The new rates, 2.4 percent higher or an extra $16 a year for a typical household, took effect in mid-August.
Walje said the utility deserved more money to cover spending on power generation, substations and new transmission lines to serve "one of the fastest-growing, most robust economies in the country."
The most critical project, Walje said, is a 132-mile, high-voltage transmission line that would run from Salt Lake City to Downey, Idaho. The $800 million segment is part of a larger project needed to expand the company's transmission system to bring more power to Utah and serve other states. The larger project would cost $6 billion.
Walje acknowledged having some reservations about his announced service cuts within days of issuing the news release Sept. 2. The utility didn't follow up with a required filing with regulators spelling out how it planned to cut back service.
Nonetheless, Walje said the announcement opened broad discussions with state leaders, industrial customers and opponents of the full rate hike about the need to fund major improvements in Utah. Rocky Mountain Power, meanwhile, has appealed the commission's rate decision, and the utility filed for a separate increase even as the first request was being scrutinized.

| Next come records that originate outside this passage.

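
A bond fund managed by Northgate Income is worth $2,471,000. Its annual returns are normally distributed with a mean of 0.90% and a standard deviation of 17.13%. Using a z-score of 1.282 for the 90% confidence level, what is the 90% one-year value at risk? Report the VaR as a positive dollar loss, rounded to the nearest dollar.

Return at the 90% tail: μ − z·σ = 0.90% − 1.282 × 17.13% = 0.9 − 21.96066 = -21.06066%
VaR = −(-21.06066%) × $2,471,000 = 21.06066% × $2,471,000 = $520,409

$520,409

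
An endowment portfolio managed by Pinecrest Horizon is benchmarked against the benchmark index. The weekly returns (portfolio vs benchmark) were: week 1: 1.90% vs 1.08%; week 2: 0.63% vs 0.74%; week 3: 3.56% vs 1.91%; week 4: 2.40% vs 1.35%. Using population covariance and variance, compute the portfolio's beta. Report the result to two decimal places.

r̄p = 2.1225%,  r̄m = 1.2700%
Cov = Σ(rp − r̄p)(rm − r̄m) / 4 = 0.4439
Var(rm) = Σ(rm − r̄m)² / 4 = 0.1833
β = Cov / Var = 0.4439 / 0.1833 = 2.4217

2.42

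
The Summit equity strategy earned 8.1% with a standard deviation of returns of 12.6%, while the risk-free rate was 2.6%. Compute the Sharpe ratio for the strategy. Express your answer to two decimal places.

0.44

Sharpe = (Rp − Rf) / σp = (8.1% − 2.6%) / 12.6% = 5.50% / 12.6% = 0.4365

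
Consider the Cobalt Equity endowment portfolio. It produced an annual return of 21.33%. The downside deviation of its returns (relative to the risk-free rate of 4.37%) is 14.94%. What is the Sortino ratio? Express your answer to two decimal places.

Sortino = (Rp − Rf) / σd = (21.33% − 4.37%) / 14.94% = 16.96% / 14.94% = 1.1352

1.14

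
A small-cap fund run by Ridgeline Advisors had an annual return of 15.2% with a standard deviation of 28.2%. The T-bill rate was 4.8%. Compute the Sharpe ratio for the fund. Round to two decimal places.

Sharpe = (Rp − Rf) / σp = (15.2% − 4.8%) / 28.2% = 10.40% / 28.2% = 0.3688

0.37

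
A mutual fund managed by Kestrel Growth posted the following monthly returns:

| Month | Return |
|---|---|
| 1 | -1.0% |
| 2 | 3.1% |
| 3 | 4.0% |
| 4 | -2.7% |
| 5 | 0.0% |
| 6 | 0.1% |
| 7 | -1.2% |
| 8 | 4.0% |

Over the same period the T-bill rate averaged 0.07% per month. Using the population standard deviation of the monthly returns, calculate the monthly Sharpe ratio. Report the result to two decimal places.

r̄ = (-1 + 3.1 + 4 − 2.7 + 0 + 0.1 − 1.2 + 4) / 8 = 6.30 / 8 = 0.7875%
Population σ = √[Σ(r − r̄)² / 8] = √[46.3888 / 8] = √5.7986 = 2.4080%
Sharpe = (r̄ − rf) / σ = (0.7875 − 0.07) / 2.4080 = 0.7175 / 2.4080 = 0.2980

0.30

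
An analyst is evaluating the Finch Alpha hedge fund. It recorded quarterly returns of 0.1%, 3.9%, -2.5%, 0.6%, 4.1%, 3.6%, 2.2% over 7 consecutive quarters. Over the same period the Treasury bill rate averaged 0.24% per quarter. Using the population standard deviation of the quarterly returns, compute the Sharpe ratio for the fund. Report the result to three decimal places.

0.651

r̄ = (0.1 + 3.9 − 2.5 + 0.6 + 4.1 + 3.6 + 2.2) / 7 = 12.00 / 7 = 1.7143%
Σ(r − r̄)² = (0.1 − 1.7143)² + (3.9 − 1.7143)² + … = 35.8686
σ = √[35.8686 / 7] = 2.2636%
Sharpe = (r̄ − rf) / σ = (1.7143 − 0.24) / 2.2636 = 1.4743 / 2.2636 = 0.6513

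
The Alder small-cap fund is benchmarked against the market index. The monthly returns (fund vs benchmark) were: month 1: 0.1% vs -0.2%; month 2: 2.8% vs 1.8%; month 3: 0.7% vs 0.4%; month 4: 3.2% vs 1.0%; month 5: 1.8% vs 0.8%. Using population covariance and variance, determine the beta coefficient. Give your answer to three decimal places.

r̄p = 1.7200%,  r̄m = 0.7600%
Cov = Σ(rp − r̄p)(rm − r̄m) / 5 = 0.6808
Var(rm) = Σ(rm − r̄m)² / 5 = 0.4384
β = Cov / Var = 0.6808 / 0.4384 = 1.5529

1.553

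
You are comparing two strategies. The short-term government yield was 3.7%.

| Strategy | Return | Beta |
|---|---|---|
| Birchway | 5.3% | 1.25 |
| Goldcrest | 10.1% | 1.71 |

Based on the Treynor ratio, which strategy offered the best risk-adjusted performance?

Goldcrest

Birchway: Treynor = (5.3% − 3.7%) / 1.25 = 1.280
Goldcrest: Treynor = (10.1% − 3.7%) / 1.71 = 3.743
Highest: Goldcrest (3.743).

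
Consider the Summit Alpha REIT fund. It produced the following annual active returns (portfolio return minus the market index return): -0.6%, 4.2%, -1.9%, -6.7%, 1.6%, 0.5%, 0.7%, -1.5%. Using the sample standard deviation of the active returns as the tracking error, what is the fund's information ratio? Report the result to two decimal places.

Mean return μ = -3.70 / 8 = -0.4625%
Sample σ = √[Σ(r − μ)² / 7] = √[70.3388 / 7] = √10.0484 = 3.1699%
IR = μ / tracking error = -0.4625 / 3.1699 = -0.1459

-0.15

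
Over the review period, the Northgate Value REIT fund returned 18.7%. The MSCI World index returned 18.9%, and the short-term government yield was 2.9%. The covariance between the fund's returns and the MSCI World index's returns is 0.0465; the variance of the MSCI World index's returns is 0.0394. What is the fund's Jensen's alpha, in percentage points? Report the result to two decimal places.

-3.08

β = Cov / Var = 0.0465 / 0.0394 = 1.1802
E[R] = Rf + β(Rm − Rf) = 2.9% + 1.1802 × (18.9% − 2.9%) = 21.7832%
α = Rp − E[R] = 18.7% − 21.7832% = -3.0832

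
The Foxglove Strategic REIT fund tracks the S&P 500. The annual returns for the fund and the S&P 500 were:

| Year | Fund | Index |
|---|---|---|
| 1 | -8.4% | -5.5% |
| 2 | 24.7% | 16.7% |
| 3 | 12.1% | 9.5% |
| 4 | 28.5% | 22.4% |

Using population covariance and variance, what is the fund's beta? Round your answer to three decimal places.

1.371

r̄p = 14.2250%,  r̄m = 10.7750%
Cov = Σ(rp − r̄p)(rm − r̄m) / 4 = 149.7356
Var(rm) = Σ(rm − r̄m)² / 4 = 109.1869
β = Cov / Var = 149.7356 / 109.1869 = 1.3714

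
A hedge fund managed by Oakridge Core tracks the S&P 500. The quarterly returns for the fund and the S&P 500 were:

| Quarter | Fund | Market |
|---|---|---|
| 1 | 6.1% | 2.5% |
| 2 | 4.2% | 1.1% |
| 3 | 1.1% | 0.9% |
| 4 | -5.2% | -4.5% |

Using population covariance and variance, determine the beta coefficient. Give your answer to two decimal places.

1.55

r̄p = 1.5500%,  r̄m = 0.0000%
Cov = Σ(rp − r̄p)(rm − r̄m) / 4 = 11.0650
Var(rm) = Σ(rm − r̄m)² / 4 = 7.1300
β = Cov / Var = 11.0650 / 7.1300 = 1.5519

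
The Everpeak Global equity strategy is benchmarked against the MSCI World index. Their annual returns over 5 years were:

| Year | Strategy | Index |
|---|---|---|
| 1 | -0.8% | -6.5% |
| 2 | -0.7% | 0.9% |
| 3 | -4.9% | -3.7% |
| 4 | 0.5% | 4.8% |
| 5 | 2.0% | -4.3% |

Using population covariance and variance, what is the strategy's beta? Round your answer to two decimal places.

r̄p = -0.7800%,  r̄m = -1.7600%
Cov = Σ(rp − r̄p)(rm − r̄m) / 5 = 1.9272
Var(rm) = Σ(rm − r̄m)² / 5 = 16.5584
β = Cov / Var = 1.9272 / 16.5584 = 0.1164

0.12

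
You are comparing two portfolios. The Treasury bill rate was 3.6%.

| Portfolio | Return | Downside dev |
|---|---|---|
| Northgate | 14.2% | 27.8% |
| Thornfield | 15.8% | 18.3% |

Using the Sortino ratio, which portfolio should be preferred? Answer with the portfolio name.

Northgate: Sortino ratio = (14.2% − 3.6%) / 27.8% = 0.381
Thornfield: Sortino ratio = (15.8% − 3.6%) / 18.3% = 0.667
Highest: Thornfield (0.667).

Thornfield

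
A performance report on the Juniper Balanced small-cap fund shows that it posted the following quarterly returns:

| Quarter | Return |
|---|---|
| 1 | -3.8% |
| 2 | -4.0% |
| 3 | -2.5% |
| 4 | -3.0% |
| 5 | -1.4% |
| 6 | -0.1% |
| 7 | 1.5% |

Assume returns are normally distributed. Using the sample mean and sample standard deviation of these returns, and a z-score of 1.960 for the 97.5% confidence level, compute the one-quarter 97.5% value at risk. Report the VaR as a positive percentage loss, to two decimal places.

5.87

r̄ = (-3.8 − 4 − 2.5 − 3 − 1.4 − 0.1 + 1.5) / 7 = -1.9000%
Sample std dev = √[24.6400 / 6] = 2.0265%
VaR = −(r̄ − z·σ) = −(-1.9000 − 1.960 × 2.0265) = −(-5.8719) = 5.8719%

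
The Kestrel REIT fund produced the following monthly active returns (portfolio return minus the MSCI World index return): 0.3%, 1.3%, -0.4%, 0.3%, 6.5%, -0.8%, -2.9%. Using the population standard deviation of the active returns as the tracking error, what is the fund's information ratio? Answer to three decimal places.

Mean return r̄ = 4.30 / 7 = 0.6143%
Population std dev = √[50.6886 / 7] = 2.6910%
IR = r̄ / tracking error = 0.6143 / 2.6910 = 0.2283

0.228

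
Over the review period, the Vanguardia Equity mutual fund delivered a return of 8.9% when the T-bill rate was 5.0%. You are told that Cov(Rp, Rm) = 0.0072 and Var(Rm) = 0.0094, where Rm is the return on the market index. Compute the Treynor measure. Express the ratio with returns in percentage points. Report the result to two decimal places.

5.09

β = Cov / Var = 0.0072 / 0.0094 = 0.7660
Treynor = (Rp − Rf) / β = (8.9% − 5.0%) / 0.7660 = 3.90 / 0.7660 = 5.0914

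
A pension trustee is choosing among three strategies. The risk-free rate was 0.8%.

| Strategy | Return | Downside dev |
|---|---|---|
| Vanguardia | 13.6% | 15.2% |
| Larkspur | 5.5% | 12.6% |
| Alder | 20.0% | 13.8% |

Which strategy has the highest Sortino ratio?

Vanguardia: Sortino ratio = (13.6% − 0.8%) / 15.2% = 0.842
Larkspur: Sortino ratio = (5.5% − 0.8%) / 12.6% = 0.373
Alder: Sortino ratio = (20.0% − 0.8%) / 13.8% = 1.391
Highest: Alder (1.391).

Alder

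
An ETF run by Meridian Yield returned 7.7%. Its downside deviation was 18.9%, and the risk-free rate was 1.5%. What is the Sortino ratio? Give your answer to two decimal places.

0.33

Sortino = (Rp − Rf) / σd = (7.7% − 1.5%) / 18.9% = 6.20% / 18.9% = 0.3280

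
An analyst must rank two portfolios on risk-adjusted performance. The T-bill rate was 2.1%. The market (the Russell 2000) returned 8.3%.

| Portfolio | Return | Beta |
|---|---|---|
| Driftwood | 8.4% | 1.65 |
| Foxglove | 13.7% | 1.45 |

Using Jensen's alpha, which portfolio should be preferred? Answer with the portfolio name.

Driftwood: α = 8.4% − [2.1% + 1.65 × (8.3% − 2.1%)] = -3.930
Foxglove: α = 13.7% − [2.1% + 1.45 × (8.3% − 2.1%)] = 2.610
Highest: Foxglove (2.610).

Foxglove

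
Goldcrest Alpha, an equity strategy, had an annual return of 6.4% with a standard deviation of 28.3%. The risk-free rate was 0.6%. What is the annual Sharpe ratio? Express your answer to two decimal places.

Sharpe = (Rp − Rf) / σp = (6.4% − 0.6%) / 28.3% = 5.80% / 28.3% = 0.2049

0.20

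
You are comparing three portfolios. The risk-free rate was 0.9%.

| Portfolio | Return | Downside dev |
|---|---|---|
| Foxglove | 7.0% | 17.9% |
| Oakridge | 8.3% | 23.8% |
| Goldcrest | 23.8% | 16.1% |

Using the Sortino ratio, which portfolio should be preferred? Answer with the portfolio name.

Foxglove: Sortino ratio = (7.0% − 0.9%) / 17.9% = 0.341
Oakridge: Sortino ratio = (8.3% − 0.9%) / 23.8% = 0.311
Goldcrest: Sortino ratio = (23.8% − 0.9%) / 16.1% = 1.422
Highest: Goldcrest (1.422).

Goldcrest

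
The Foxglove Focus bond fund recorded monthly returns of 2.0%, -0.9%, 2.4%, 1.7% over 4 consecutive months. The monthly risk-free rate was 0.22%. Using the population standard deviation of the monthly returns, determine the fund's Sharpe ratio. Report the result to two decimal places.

0.83

μ = (2 − 0.9 + 2.4 + 1.7) / 4 = 1.3000%
Population σ = √[Σ(r − μ)² / 4] = √[6.7000 / 4] = √1.6750 = 1.2942%
Sharpe = (μ − rf) / σ = (1.3000 − 0.22) / 1.2942 = 1.0800 / 1.2942 = 0.8345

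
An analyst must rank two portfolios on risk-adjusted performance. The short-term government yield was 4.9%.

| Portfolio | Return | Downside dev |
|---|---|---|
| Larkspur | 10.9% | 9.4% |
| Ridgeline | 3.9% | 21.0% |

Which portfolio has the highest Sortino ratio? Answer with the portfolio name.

Larkspur: Sortino ratio = (10.9% − 4.9%) / 9.4% = 0.638
Ridgeline: Sortino ratio = (3.9% − 4.9%) / 21.0% = -0.048
Highest: Larkspur (0.638).

Larkspur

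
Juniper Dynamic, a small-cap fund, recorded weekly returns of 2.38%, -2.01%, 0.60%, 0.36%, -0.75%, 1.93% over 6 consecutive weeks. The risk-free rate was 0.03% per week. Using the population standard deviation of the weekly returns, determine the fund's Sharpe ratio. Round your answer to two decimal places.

r̄ = (2.38 − 2.01 + 0.6 + 0.36 − 0.75 + 1.93) / 6 = 2.510 / 6 = 0.4183%
Population σ = √[Σ(r − r̄)² / 6] = √[13.4315 / 6] = √2.2386 = 1.4962%
Sharpe = (r̄ − rf) / σ = (0.4183 − 0.03) / 1.4962 = 0.3883 / 1.4962 = 0.2595

0.26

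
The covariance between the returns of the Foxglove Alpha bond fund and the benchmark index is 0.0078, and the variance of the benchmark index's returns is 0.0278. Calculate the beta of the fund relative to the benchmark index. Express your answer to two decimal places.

β = Cov(Rp, Rm) / Var(Rm) = 0.0078 / 0.0278 = 0.2806

0.28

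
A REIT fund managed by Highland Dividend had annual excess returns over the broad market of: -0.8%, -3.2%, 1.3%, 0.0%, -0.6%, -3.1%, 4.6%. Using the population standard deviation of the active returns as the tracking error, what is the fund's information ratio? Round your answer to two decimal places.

Mean return μ = -1.80 / 7 = -0.2571%
Population std dev = √[43.2371 / 7] = 2.4853%
IR = μ / tracking error = -0.2571 / 2.4853 = -0.1034

-0.10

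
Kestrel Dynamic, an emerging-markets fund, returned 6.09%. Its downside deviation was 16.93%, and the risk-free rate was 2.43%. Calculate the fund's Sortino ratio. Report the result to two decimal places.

0.22

Sortino = (Rp − Rf) / σd = (6.09% − 2.43%) / 16.93% = 3.66% / 16.93% = 0.2162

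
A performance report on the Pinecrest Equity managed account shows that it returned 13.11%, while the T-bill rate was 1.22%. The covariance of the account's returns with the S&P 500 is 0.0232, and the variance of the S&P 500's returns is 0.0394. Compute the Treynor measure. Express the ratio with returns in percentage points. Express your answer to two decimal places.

20.19

β = Cov / Var = 0.0232 / 0.0394 = 0.5888
Treynor = (Rp − Rf) / β = (13.11% − 1.22%) / 0.5888 = 11.89 / 0.5888 = 20.1936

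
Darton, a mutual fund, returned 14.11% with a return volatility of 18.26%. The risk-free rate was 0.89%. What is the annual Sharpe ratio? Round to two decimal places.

0.72

Sharpe = (Rp − Rf) / σp = (14.11% − 0.89%) / 18.26% = 13.22% / 18.26% = 0.7240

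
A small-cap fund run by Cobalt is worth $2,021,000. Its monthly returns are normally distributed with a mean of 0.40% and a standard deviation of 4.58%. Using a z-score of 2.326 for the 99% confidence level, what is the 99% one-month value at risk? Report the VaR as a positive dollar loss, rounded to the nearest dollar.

Return at the 99% tail: μ − z·σ = 0.40% − 2.326 × 4.58% = 0.4 − 10.65308 = -10.25308%
VaR = −(-10.25308%) × $2,021,000 = 10.25308% × $2,021,000 = $207,215

$207,215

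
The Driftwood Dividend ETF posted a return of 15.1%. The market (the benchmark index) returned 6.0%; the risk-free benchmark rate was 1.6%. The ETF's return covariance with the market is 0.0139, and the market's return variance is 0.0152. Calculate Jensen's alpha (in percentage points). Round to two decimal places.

β = Cov / Var = 0.0139 / 0.0152 = 0.9145
E[R] = Rf + β(Rm − Rf) = 1.6% + 0.9145 × (6.0% − 1.6%) = 5.6238%
α = Rp − E[R] = 15.1% − 5.6238% = 9.4762

9.48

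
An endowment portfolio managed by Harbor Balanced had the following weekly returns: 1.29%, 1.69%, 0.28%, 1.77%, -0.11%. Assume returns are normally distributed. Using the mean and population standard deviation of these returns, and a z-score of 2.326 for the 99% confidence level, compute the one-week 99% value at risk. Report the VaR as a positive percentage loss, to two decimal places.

0.79

r̄ = (1.29 + 1.69 + 0.28 + 1.77 − 0.11) / 5 = 4.920 / 5 = 0.9840%
Population std dev = √[2.9023 / 5] = 0.7619%
VaR = −(r̄ − z·σ) = −(0.9840 − 2.326 × 0.7619) = −(-0.7882) = 0.7882%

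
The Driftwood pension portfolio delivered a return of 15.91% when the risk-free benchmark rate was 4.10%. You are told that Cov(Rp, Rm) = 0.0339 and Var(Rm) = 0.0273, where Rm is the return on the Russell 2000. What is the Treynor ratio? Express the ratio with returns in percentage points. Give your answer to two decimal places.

β = Cov / Var = 0.0339 / 0.0273 = 1.2418
Treynor = (Rp − Rf) / β = (15.91% − 4.10%) / 1.2418 = 11.81 / 1.2418 = 9.5104

9.51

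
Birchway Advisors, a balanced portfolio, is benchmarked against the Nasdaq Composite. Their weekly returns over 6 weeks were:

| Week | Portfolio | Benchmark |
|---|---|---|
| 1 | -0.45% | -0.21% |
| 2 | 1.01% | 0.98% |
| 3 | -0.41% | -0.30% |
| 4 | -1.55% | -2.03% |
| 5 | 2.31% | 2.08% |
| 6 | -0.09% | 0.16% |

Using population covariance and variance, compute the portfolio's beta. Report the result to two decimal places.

r̄p = 0.1367%,  r̄m = 0.1133%
Cov = Σ(rp − r̄p)(rm − r̄m) / 6 = 1.5085
Var(rm) = Σ(rm − r̄m)² / 6 = 1.5817
β = Cov / Var = 1.5085 / 1.5817 = 0.9537

0.95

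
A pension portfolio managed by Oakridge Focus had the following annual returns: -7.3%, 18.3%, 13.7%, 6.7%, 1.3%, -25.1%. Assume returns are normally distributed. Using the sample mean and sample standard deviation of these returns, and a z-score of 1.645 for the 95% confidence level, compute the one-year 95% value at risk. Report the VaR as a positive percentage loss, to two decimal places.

24.67

Mean return r̄ = 7.60 / 6 = 1.2667%
Σ(r − r̄)² = (-7.3 − 1.2667)² + (18.3 − 1.2667)² + (13.7 − 1.2667)² + … = 1242.8333
sample σ = √(1242.8333 / 5) = √248.5667 = 15.7660%
VaR = −(r̄ − z·σ) = −(1.2667 − 1.645 × 15.7660) = −(-24.6684) = 24.6684%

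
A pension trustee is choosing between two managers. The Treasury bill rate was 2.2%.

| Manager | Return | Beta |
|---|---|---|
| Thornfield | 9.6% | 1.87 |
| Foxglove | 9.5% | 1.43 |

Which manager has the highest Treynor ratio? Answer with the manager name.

Foxglove

Thornfield: Treynor = (9.6% − 2.2%) / 1.87 = 3.957
Foxglove: Treynor = (9.5% − 2.2%) / 1.43 = 5.105
Highest: Foxglove (5.105).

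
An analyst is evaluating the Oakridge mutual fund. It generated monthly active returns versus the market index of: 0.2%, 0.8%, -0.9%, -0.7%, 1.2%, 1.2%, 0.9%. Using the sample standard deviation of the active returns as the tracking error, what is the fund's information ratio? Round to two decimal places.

r̄ = (0.2 + 0.8 − 0.9 − 0.7 + 1.2 + 1.2 + 0.9) / 7 = 2.70 / 7 = 0.3857%
Σ(r − r̄)² = (0.2 − 0.3857)² + (0.8 − 0.3857)² + … = 4.6286
sample σ = √(4.6286 / 6) = √0.7714 = 0.8783%
IR = r̄ / tracking error = 0.3857 / 0.8783 = 0.4391

0.44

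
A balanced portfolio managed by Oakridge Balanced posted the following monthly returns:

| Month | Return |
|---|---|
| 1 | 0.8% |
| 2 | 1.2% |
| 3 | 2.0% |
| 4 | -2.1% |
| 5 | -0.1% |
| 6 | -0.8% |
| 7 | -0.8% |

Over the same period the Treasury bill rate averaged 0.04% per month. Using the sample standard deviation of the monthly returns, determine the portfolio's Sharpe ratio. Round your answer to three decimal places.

-0.008

r̄ = (0.8 + 1.2 + 2 − 2.1 − 0.1 − 0.8 − 0.8) / 7 = 0.0286%
Σ(r − r̄)² = (0.8 − 0.0286)² + (1.2 − 0.0286)² + (2 − 0.0286)² + … = 11.7743
sample σ = √(11.7743 / 6) = √1.9624 = 1.4009%
Sharpe = (r̄ − rf) / σ = (0.0286 − 0.04) / 1.4009 = -0.0114 / 1.4009 = -0.0081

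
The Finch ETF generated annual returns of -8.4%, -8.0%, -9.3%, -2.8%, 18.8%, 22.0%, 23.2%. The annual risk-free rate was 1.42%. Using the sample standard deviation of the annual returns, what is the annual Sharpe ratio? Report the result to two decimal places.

μ = (-8.4 − 8 − 9.3 − 2.8 + 18.8 + 22 + 23.2) / 7 = 35.50 / 7 = 5.0714%
Σ(r − μ)² = (-8.4 − 5.0714)² + (-8 − 5.0714)² + (-9.3 − 5.0714)² + … = 1424.5343
σ = √[1424.5343 / 6] = 15.4085%
Sharpe = (μ − rf) / σ = (5.0714 − 1.42) / 15.4085 = 3.6514 / 15.4085 = 0.2370

0.24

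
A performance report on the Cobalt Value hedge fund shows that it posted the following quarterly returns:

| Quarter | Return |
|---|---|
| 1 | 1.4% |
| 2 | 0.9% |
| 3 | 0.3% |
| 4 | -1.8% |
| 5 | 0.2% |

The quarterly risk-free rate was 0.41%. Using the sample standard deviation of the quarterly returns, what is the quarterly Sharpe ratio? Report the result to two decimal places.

-0.17

μ = (1.4 + 0.9 + 0.3 − 1.8 + 0.2) / 5 = 0.2000%
Σ(r − μ)² = (1.4 − 0.2000)² + (0.9 − 0.2000)² + … = 5.9400
σ = √[5.9400 / 4] = 1.2186%
Sharpe = (μ − rf) / σ = (0.2000 − 0.41) / 1.2186 = -0.2100 / 1.2186 = -0.1723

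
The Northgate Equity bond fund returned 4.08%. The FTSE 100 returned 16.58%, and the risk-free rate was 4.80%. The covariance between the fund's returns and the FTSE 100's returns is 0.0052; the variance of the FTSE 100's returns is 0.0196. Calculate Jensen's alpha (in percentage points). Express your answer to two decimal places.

-3.85

β = Cov / Var = 0.0052 / 0.0196 = 0.2653
E[R] = Rf + β(Rm − Rf) = 4.80% + 0.2653 × (16.58% − 4.80%) = 7.9252%
α = Rp − E[R] = 4.08% − 7.9252% = -3.8452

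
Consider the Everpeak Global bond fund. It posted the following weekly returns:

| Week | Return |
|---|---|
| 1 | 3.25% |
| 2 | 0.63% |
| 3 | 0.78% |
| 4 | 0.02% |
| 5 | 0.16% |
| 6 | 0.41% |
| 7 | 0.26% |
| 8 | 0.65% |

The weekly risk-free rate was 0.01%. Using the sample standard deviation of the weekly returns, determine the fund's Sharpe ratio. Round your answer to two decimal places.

0.73

Mean return μ = 6.160 / 8 = 0.7700%
Σ(r − μ)² = 7.5088; sample σ = √(7.5088/7) = 1.0357%
Sharpe = (μ − rf) / σ = (0.7700 − 0.01) / 1.0357 = 0.7600 / 1.0357 = 0.7338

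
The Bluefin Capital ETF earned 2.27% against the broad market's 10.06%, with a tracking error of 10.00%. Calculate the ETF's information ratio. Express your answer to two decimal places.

-0.78

IR = (Rp − Rb) / TE = (2.27% − 10.06%) / 10.00% = -7.79% / 10.00% = -0.7790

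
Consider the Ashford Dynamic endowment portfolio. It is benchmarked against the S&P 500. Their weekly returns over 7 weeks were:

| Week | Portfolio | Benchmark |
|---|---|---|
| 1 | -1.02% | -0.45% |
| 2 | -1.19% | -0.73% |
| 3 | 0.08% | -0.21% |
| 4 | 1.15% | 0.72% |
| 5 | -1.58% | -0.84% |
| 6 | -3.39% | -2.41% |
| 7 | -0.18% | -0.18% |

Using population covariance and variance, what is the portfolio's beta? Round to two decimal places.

1.48

r̄p = -0.8757%,  r̄m = -0.5857%
Cov = Σ(rp − r̄p)(rm − r̄m) / 7 = 1.1540
Var(rm) = Σ(rm − r̄m)² / 7 = 0.7775
β = Cov / Var = 1.1540 / 0.7775 = 1.4842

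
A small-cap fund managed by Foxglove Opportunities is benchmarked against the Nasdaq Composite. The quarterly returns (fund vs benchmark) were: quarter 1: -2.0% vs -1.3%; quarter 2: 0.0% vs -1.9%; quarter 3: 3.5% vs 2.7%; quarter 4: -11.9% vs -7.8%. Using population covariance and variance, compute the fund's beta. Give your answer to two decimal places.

1.48

r̄p = -2.6000%,  r̄m = -2.0750%
Cov = Σ(rp − r̄p)(rm − r̄m) / 4 = 20.8225
Var(rm) = Σ(rm − r̄m)² / 4 = 14.0519
β = Cov / Var = 20.8225 / 14.0519 = 1.4818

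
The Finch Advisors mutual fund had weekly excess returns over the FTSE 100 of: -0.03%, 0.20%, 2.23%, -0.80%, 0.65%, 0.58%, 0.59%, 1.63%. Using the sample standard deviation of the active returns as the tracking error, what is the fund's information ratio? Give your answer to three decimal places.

μ = (-0.03 + 0.2 + 2.23 − 0.8 + 0.65 + 0.58 + 0.59 + 1.63) / 8 = 5.050 / 8 = 0.6313%
Sample std dev = √[6.2299 / 7] = 0.9434%
IR = μ / tracking error = 0.6313 / 0.9434 = 0.6692

0.669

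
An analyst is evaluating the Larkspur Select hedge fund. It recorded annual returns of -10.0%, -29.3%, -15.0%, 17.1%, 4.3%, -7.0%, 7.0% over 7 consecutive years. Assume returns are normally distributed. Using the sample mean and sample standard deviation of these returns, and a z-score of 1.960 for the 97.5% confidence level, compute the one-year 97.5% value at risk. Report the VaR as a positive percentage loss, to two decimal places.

35.04

Mean return r̄ = -32.90 / 7 = -4.7000%
Sample std dev = √[1437.7600 / 6] = 15.4799%
VaR = −(r̄ − z·σ) = −(-4.7000 − 1.960 × 15.4799) = −(-35.0406) = 35.0406%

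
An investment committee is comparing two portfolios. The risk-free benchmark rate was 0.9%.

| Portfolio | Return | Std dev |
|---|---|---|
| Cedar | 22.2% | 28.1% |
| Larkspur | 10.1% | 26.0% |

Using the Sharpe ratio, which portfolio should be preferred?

Cedar: Sharpe ratio = (22.2% − 0.9%) / 28.1% = 0.758
Larkspur: Sharpe ratio = (10.1% − 0.9%) / 26.0% = 0.354
Highest: Cedar (0.758).

Cedar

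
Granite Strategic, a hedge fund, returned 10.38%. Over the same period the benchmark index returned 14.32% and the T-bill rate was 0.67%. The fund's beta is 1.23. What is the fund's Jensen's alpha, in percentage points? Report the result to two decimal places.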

"We were just saying we didn't think the state understood how we need to perform our duties, long-term," Walje said.
Some industry officials attributed Rocky Mountain's aggressive response to new owners, while others say the utility was trying to make up for weak earnings. Under Utah law, Rocky Mountain Power can earn up to 10.2 percent on investment but says it has netted as little as 4 percent over the decade.
The utility underestimated operating costs and has only itself to blame for any shortfalls, said Michelle Beck, director of the Committee of Consumer Services, the state's consumer watchdog group at the Utah Public Service Commission.
"It's news to me that they're backing off" service cuts, Beck said Wednesday. "Based on their own filing, we thought they needed even less of a rate increase than what they got."
Rocky Mountain Power is the largest division of PacifiCorp, which also operates in parts of California, Idaho, Oregon, Washington and Wyoming. PacifiCorp, based in Portland, Ore., has been owned by MidAmerican Energy Holdings Co. since 2006.
MidAmerican has invested hundred of millions of dollars in PacifiCorp operations without taking a single dollar back as a dividend, Walje said.
MidAmerican is controlled by Berkshire Hathaway of Omaha, Neb., the investment vehicle of billionaire Warren Buffett. Berkshire Hathaway owns 88 percent of MidAmerican's stock, according to regulatory filings.